A vast amount of data was collected from several other platforms to conduct research into precipitation mechanisms, severe storm development, hail suppression, hydrology and microwave propagation. Numerous researchers have used the dataset and during the period 1990 to 1994, 23 publications appeared in journals and conferences, as well as 4 scientific reports were prepared. These papers have included radar meteorology, cloud physics, hydrology/hydrometeorology, computer science, instrumentation, synoptic weather, dynamic and mesoscale meteorology.
Description
[edit]The project area covered 33,700 km2 and was centred on the Penhold radar site located near the Red Deer Airport (52°12′N 113°54′W / 52.2°N 113.9°W). The program had different ways of evaluating the atmospheric conditions for hail and its detection.
Each spring, approximately 20,000 farmers in the project area would receive cards to record any event of hail, including its size. On days with hail, between 10 % and 20 % of the farmers reported, an average of one observer per 16–32 km2. Telephone surveys were also conducted, resulting in observation densities as high as one report per 3 square kilometers.
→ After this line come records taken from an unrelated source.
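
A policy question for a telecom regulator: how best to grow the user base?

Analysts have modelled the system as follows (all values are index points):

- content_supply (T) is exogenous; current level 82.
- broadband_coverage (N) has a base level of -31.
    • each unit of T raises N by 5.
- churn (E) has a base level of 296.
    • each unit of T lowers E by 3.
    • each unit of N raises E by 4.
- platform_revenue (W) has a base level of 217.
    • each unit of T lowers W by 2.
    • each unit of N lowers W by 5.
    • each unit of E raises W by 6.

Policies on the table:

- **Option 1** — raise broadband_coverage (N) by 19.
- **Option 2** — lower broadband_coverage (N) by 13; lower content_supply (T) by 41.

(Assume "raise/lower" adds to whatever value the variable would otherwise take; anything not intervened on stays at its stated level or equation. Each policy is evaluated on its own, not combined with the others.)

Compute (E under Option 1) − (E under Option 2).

Option 1 (N + 19):
  T = 82
  N = -31 + 5·82 (+19 from intervention) = 398
  E = 296 − 3·82 + 4·398 = 1642
Option 2 (N − 13, T − 41):
  T = 82 − 41 = 41
  N = -31 + 5·41 (−13 from intervention) = 161
  E = 296 − 3·41 + 4·161 = 817
E: 1642 − 817 = 825

825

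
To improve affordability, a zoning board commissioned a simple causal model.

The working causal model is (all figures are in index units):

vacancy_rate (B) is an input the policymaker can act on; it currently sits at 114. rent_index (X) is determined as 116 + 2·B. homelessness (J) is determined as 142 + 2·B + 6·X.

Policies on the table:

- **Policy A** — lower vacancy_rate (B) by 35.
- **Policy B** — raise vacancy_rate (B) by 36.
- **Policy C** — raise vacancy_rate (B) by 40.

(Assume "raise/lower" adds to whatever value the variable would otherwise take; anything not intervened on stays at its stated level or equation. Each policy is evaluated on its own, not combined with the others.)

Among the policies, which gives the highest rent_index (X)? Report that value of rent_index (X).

424

Policy A (B − 35):
  B = 114 − 35 = 79
  X = 116 + 2·79 = 274
Policy B (B + 36):
  B = 114 + 36 = 150
  X = 116 + 2·150 = 416
Policy C (B + 40):
  B = 114 + 40 = 154
  X = 116 + 2·154 = 424
Comparing — Policy A: X=274, Policy B: X=416, Policy C: X=424. Highest is 424 (Policy C).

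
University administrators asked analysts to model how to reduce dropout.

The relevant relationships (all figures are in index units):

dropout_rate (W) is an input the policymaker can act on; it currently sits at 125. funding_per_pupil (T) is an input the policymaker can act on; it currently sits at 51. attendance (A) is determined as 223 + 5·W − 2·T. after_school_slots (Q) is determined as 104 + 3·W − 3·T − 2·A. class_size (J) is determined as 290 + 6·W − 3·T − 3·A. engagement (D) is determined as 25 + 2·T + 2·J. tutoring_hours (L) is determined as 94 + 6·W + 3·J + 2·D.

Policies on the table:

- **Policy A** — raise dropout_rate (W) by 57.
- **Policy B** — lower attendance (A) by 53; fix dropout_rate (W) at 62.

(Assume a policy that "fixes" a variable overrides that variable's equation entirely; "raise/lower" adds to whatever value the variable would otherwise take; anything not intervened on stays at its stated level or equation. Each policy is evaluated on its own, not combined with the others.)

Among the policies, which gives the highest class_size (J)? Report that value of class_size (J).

Policy A (W + 57):
  W = 125 + 57 = 182
  T = 51
  A = 223 + 5·182 − 2·51 = 1031
  J = 290 + 6·182 − 3·51 − 3·1031 = -1864
Policy B (A − 53, W := 62):
  W = 62
  T = 51
  A = 223 + 5·62 − 2·51 (−53 from intervention) = 378
  J = 290 + 6·62 − 3·51 − 3·378 = -625
Comparing — Policy A: J=-1864, Policy B: J=-625. Highest is -625 (Policy B).

-625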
As a result, it is believed that only a very small percentage of hail reaching the surface went undetected.[1] For the duration of the project, six categories were specified to size the observed hailstones conveniently: diameters less than 0.4 cm, 0.4–1.2 cm, 1.3–2.0 cm; 2.1–3.2 cm, 3.3–5.2 cm, and larger than 5.2 cm.[1]
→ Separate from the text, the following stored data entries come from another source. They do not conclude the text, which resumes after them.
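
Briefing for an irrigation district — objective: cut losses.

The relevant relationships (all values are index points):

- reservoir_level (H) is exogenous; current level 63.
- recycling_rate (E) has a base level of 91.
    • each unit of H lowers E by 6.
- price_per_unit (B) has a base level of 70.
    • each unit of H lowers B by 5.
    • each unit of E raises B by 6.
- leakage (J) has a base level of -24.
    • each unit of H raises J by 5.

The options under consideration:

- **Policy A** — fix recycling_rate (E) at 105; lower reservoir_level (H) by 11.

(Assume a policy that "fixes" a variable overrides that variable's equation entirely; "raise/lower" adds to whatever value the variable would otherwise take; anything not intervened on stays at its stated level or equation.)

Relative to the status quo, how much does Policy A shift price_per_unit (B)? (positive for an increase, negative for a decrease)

Baseline:
  H = 63
  E = 91 − 6·63 = -287
  B = 70 − 5·63 + 6·(-287) = -1967
Policy A (E := 105, H − 11):
  H = 63 − 11 = 52
  E = 105
  B = 70 − 5·52 + 6·105 = 440
Change in B: 440 − (-1967) = 2407

2407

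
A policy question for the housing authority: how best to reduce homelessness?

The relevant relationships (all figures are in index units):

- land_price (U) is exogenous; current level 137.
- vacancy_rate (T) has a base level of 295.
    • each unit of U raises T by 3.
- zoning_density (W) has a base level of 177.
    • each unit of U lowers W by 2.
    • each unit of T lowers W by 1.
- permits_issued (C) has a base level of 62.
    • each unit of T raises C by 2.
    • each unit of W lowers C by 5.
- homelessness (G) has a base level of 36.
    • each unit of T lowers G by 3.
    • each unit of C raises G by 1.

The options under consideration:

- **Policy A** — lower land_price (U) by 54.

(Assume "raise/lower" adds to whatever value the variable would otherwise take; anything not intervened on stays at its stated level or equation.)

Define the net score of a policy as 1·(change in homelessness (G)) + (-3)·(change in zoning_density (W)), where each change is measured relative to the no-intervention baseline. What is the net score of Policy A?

-1998

Baseline:
  U = 137
  T = 295 + 3·137 = 706
  W = 177 − 2·137 − 706 = -803
  C = 62 + 2·706 − 5·(-803) = 5489
  G = 36 − 3·706 + 5489 = 3407
Policy A (U − 54):
  U = 137 − 54 = 83
  T = 295 + 3·83 = 544
  W = 177 − 2·83 − 544 = -533
  C = 62 + 2·544 − 5·(-533) = 3815
  G = 36 − 3·544 + 3815 = 2219
ΔG = 2219 − 3407 = -1188; ΔW = -533 − (-803) = 270
Score = 1·(-1188) + (-3)·270 = -1998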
Radiosondes were released from Penhold at 1715 local time (2315 UTC). Data were used to evaluate the atmospheric conditions on hail days within 3 h (i.e., between 1415 and 2015 LT) and 100 km from the sounding site. A few of these proximity soundings had to be excluded because of missing data or because they were modified by precipitation or a thunderstorm outflow boundary. In addition to upper-air sounding data, the surface temperature and dewpoint (representative of the storm's inflow) were obtained from a mesonetwork.[1]
The radar would be used to detect not only the intensity of the precipitation by its reflectivity, but the type of hydrometeors with the circular polarization. These would be correlated with the surface observations to study the structure of the thunderstorms leading to hail formation. Furthermore, at certain times there would be aircraft flight in and around convective areas to gather further information on the atmospheric conditions and sample the clouds.
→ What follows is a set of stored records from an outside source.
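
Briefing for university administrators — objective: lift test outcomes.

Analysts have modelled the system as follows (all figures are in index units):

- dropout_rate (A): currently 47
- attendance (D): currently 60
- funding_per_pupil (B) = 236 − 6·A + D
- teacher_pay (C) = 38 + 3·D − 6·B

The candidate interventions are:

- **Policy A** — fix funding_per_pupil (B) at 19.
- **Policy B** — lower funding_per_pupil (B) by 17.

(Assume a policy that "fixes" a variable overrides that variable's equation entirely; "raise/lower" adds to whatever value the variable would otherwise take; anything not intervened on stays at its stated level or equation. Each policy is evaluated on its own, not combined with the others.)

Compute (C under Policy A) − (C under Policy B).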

Observations were also made by sampling vehicles. The vehicles were outfitted with various meteorological instrumentation and hail catching apparatus. They were directed into suspected thunderstorm hail regions by a controller at the radar site. The controller communicated with the vehicles by radio.[2]
References
[edit]- ^ a b c Brimelow, Julian C.; Reuter, Gerhard W. (October 2002). "Modeling Maximum Hail Size in Alberta Thunderstorms". Weather and Forecasting. 17 (5). AMS: 1048–1062. Bibcode:2002WtFor..17.1048B. doi:10.1175/1520-0434(2002)017<1048:MMHSIA>2.0.CO;2.
- ^ Barge, B. L.; Isaac, G. A. (1973). "The Shape of Alberta Hailstones". Journal de Recherches Atmosphériques. 7: 11–20.